Feb 23, 2009
Making Art: Maternity and Couple Session
Maternity sessions can be a lot of work for all concerned, especially if you do two locations in one session which happened to be the case for this mom- and dad-to-be. Indoor locations and especially studio-style poses take a lot of time to set up, but the results are stunning.
First, we took some gorgeous couple and maternity shots at a local park in a bit of a drizzle. It was a challenge to keep the rain off of my camera, especially without an assistant, but we made it work. Besides, I'd been dying to use my matching umbrellas for months since I bought them! I have a little secret, though, rain doesn't usually show in a photo unless the shutter is open for a longer than you usually use for a portrait. So, for the sixth and seventh images, I added to the rain with a bit of Photoshop painting in post.
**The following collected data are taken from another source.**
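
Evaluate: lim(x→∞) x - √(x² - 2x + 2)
This is an ∞-∞ indeterminate form.

Combine fractions or rationalize to convert ∞-∞ to 0/0 form:
  lim(x→∞) x - √(x² - 2x + 2) = 1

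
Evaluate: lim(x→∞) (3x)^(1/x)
This is an exponential indeterminate form.

For exponential indeterminate forms, take the natural log:
  Let L = lim(x→∞) (3x)^(1/x)
  Then ln(L) = lim(x→∞) [exponent × ln(base)]
  Evaluate using L'Hôpital or standard limits, then exponentiate.
  L = 1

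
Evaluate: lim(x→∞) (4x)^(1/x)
This is an exponential indeterminate form.

For exponential indeterminate forms, take the natural log:
  Let L = lim(x→∞) (4x)^(1/x)
  Then ln(L) = lim(x→∞) [exponent × ln(base)]
  Evaluate using L'Hôpital or standard limits, then exponentiate.
  L = 1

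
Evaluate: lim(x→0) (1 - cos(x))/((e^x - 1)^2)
This is a 0/0 indeterminate form.

Apply L'Hôpital's rule: differentiate numerator and denominator separately.
  f(x) = 1 - cos(x)   ⇒   f'(x) = sin(x)
  g(x) = (e^(x) - 1)^2   ⇒   g'(x) = 2·(e^(x) - 1)·e^(x)
  lim(x→0) f'(x)/g'(x) = lim(x→0) (sin(x))/(2·(e^(x) - 1)·e^(x))
  = 1/2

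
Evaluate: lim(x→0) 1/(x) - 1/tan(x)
This is an ∞-∞ indeterminate form.

Combine fractions or rationalize to convert ∞-∞ to 0/0 form:
  lim(x→0) 1/(x) - 1/tan(x) = 0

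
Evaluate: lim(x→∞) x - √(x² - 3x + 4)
This is an ∞-∞ indeterminate form.

Combine fractions or rationalize to convert ∞-∞ to 0/0 form:
  lim(x→∞) x - √(x² - 3x + 4) = 3/2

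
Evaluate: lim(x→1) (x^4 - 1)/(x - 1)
This is a standard limit.

Factor or rationalize the expression:
  lim(x→1) (x^4 - 1)/(x - 1) = 4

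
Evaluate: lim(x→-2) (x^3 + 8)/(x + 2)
This is a standard limit.

Factor or rationalize the expression:
  lim(x→-2) (x^3 + 8)/(x + 2) = 12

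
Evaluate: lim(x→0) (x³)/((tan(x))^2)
This is a 0/0 indeterminate form.

Apply L'Hôpital's rule: differentiate numerator and denominator separately.
  f(x) = x^3   ⇒   f'(x) = 3·x^2
  g(x) = tan(x)^2   ⇒   g'(x) = (2·tan(x)^2 + 2)·tan(x)
  lim(x→0) f'(x)/g'(x) = lim(x→0) (3·x^2)/((2·tan(x)^2 + 2)·tan(x))
  = 0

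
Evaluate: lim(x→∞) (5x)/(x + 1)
This is an ∞/∞ indeterminate form.

Apply L'Hôpital's rule: differentiate numerator and denominator separately.
  f(x) = 5·x   ⇒   f'(x) = 5
  g(x) = x + 1   ⇒   g'(x) = 1
  lim(x→∞) f'(x)/g'(x) = lim(x→∞) (5)/(1)
  = 5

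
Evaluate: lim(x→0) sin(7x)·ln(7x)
This is a 0·∞ indeterminate form.

Rewrite 0·∞ as a quotient (0/0 or ∞/∞ form), then apply L'Hôpital's rule:
  lim(x→0) sin(7x)·ln(7x) = 0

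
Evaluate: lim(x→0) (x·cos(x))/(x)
This is a 0/0 indeterminate form.

Apply L'Hôpital's rule: differentiate numerator and denominator separately.
  f(x) = x·cos(x)   ⇒   f'(x) = -x·sin(x) + cos(x)
  g(x) = x   ⇒   g'(x) = 1
  lim(x→0) f'(x)/g'(x) = lim(x→0) (-x·sin(x) + cos(x))/(1)
  = 1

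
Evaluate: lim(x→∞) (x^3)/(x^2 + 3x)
This is an ∞/∞ indeterminate form.

Apply L'Hôpital's rule: differentiate numerator and denominator separately.
  f(x) = x^3   ⇒   f'(x) = 3·x^2
  g(x) = x^2 + 3·x   ⇒   g'(x) = 2·x + 3
  lim(x→∞) f'(x)/g'(x) = lim(x→∞) (3·x^2)/(2·x + 3)
  = ∞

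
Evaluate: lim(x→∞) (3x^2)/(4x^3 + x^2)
This is an ∞/∞ indeterminate form.

Apply L'Hôpital's rule: differentiate numerator and denominator separately.
  f(x) = 3·x^2   ⇒   f'(x) = 6·x
  g(x) = 4·x^3 + x^2   ⇒   g'(x) = 12·x^2 + 2·x
  lim(x→∞) f'(x)/g'(x) = lim(x→∞) (6·x)/(12·x^2 + 2·x)
  = 0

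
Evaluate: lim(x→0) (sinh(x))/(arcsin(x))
This is a 0/0 indeterminate form.

Apply L'Hôpital's rule: differentiate numerator and denominator separately.
  f(x) = sinh(x)   ⇒   f'(x) = cosh(x)
  g(x) = asin(x)   ⇒   g'(x) = 1/sqrt(1 - x^2)
  lim(x→0) f'(x)/g'(x) = lim(x→0) (cosh(x))/(1/sqrt(1 - x^2))
  = 1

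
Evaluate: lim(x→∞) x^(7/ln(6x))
This is an exponential indeterminate form.

For exponential indeterminate forms, take the natural log:
  Let L = lim(x→∞) x^(7/ln(6x))
  Then ln(L) = lim(x→∞) [exponent × ln(base)]
  Evaluate using L'Hôpital or standard limits, then exponentiate.
  L = e^(7)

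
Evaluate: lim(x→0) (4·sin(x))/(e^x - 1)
This is a 0/0 indeterminate form.

Apply L'Hôpital's rule: differentiate numerator and denominator separately.
  f(x) = 4·sin(x)   ⇒   f'(x) = 4·cos(x)
  g(x) = e^(x) - 1   ⇒   g'(x) = e^(x)
  lim(x→0) f'(x)/g'(x) = lim(x→0) (4·cos(x))/(e^(x))
  = 4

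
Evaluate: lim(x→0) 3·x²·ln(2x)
This is a 0·∞ indeterminate form.

Rewrite 0·∞ as a quotient (0/0 or ∞/∞ form), then apply L'Hôpital's rule:
  lim(x→0) 3·x²·ln(2x) = 0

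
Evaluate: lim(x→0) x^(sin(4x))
This is an exponential indeterminate form.

For exponential indeterminate forms, take the natural log:
  Let L = lim(x→0) x^(sin(4x))
  Then ln(L) = lim(x→0) [exponent × ln(base)]
  Evaluate using L'Hôpital or standard limits, then exponentiate.
  L = 1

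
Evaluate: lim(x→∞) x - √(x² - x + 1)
This is an ∞-∞ indeterminate form.

Combine fractions or rationalize to convert ∞-∞ to 0/0 form:
  lim(x→∞) x - √(x² - x + 1) = 1/2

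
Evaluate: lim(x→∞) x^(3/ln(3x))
This is an exponential indeterminate form.

For exponential indeterminate forms, take the natural log:
  Let L = lim(x→∞) x^(3/ln(3x))
  Then ln(L) = lim(x→∞) [exponent × ln(base)]
  Evaluate using L'Hôpital or standard limits, then exponentiate.
  L = e^(3)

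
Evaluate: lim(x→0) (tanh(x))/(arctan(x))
This is a 0/0 indeterminate form.

Apply L'Hôpital's rule: differentiate numerator and denominator separately.
  f(x) = tanh(x)   ⇒   f'(x) = 1 - tanh(x)^2
  g(x) = atan(x)   ⇒   g'(x) = 1/(x^2 + 1)
  lim(x→0) f'(x)/g'(x) = lim(x→0) (1 - tanh(x)^2)/(1/(x^2 + 1))
  = 1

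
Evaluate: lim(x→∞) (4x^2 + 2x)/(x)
This is an ∞/∞ indeterminate form.

Apply L'Hôpital's rule: differentiate numerator and denominator separately.
  f(x) = 4·x^2 + 2·x   ⇒   f'(x) = 8·x + 2
  g(x) = x   ⇒   g'(x) = 1
  lim(x→∞) f'(x)/g'(x) = lim(x→∞) (8·x + 2)/(1)
  = ∞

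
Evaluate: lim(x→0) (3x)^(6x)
This is an exponential indeterminate form.

For exponential indeterminate forms, take the natural log:
  Let L = lim(x→0) (3x)^(6x)
  Then ln(L) = lim(x→0) [exponent × ln(base)]
  Evaluate using L'Hôpital or standard limits, then exponentiate.
  L = 1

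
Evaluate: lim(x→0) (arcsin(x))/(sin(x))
This is a 0/0 indeterminate form.

Apply L'Hôpital's rule: differentiate numerator and denominator separately.
  f(x) = asin(x)   ⇒   f'(x) = 1/sqrt(1 - x^2)
  g(x) = sin(x)   ⇒   g'(x) = cos(x)
  lim(x→0) f'(x)/g'(x) = lim(x→0) (1/sqrt(1 - x^2))/(cos(x))
  = 1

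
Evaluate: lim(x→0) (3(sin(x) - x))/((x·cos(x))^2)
This is a 0/0 indeterminate form.

Apply L'Hôpital's rule: differentiate numerator and denominator separately.
  f(x) = -3·x + 3·sin(x)   ⇒   f'(x) = 3·cos(x) - 3
  g(x) = x^2·cos(x)^2   ⇒   g'(x) = -2·x^2·sin(x)·cos(x) + 2·x·cos(x)^2
  lim(x→0) f'(x)/g'(x) = lim(x→0) (3·cos(x) - 3)/(-2·x^2·sin(x)·cos(x) + 2·x·cos(x)^2)
  = 0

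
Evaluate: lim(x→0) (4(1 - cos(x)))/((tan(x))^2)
This is a 0/0 indeterminate form.

Apply L'Hôpital's rule: differentiate numerator and denominator separately.
  f(x) = 4 - 4·cos(x)   ⇒   f'(x) = 4·sin(x)
  g(x) = tan(x)^2   ⇒   g'(x) = (2·tan(x)^2 + 2)·tan(x)
  lim(x→0) f'(x)/g'(x) = lim(x→0) (4·sin(x))/((2·tan(x)^2 + 2)·tan(x))
  = 2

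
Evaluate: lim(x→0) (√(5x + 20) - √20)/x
This is a standard limit.

Factor or rationalize the expression:
  lim(x→0) (√(5x + 20) - √20)/x = sqrt(5)/4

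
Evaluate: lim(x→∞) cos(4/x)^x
This is an exponential indeterminate form.

For exponential indeterminate forms, take the natural log:
  Let L = lim(x→∞) cos(4/x)^x
  Then ln(L) = lim(x→∞) [exponent × ln(base)]
  Evaluate using L'Hôpital or standard limits, then exponentiate.
  L = 1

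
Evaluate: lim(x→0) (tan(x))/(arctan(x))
This is a 0/0 indeterminate form.

Apply L'Hôpital's rule: differentiate numerator and denominator separately.
  f(x) = tan(x)   ⇒   f'(x) = tan(x)^2 + 1
  g(x) = atan(x)   ⇒   g'(x) = 1/(x^2 + 1)
  lim(x→0) f'(x)/g'(x) = lim(x→0) (tan(x)^2 + 1)/(1/(x^2 + 1))
  = 1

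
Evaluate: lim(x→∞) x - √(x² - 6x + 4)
This is an ∞-∞ indeterminate form.

Combine fractions or rationalize to convert ∞-∞ to 0/0 form:
  lim(x→∞) x - √(x² - 6x + 4) = 3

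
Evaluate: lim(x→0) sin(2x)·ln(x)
This is a 0·∞ indeterminate form.

Rewrite 0·∞ as a quotient (0/0 or ∞/∞ form), then apply L'Hôpital's rule:
  lim(x→0) sin(2x)·ln(x) = 0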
The studio-style photos were taken inside this couple's apartment where we rigged up a black background to create the kind of images mom had requested. The rug? It came straight from the living room to our make-shift studio, a white wall in the nursery for the baby-boy (or will it be a girl?) -to-be. Since the couple's living room and kitchen was decorated in black, white, and red, it seemed only fitting that they wanted photos that continued that theme. In fact, the mom is an artist herself and I couldn't resist snapping a few of her sketches, especially since one of the poses she did outside included a foot-popping kiss similar to the middle illustration below:
Of course the session is just a small part of the work that goes into creating a collection of portraits for each client. Post processing takes at least twice as long as the set up, research, and execution of each photo shoot. Because of the requests I've received from clients, I've reworked my packages to include the basic retouching and editing for each image as well as a spot color or other special edit for every shoot. Although that means I can't offer as many images than I used to, it's made images like the second one possible. I spend less time processing multiple versions of the same pose and more time working on color, shade, and subtlety in each portrait. It's a nice change, and I've come to develop my own style as an artist, not just a photo-taker.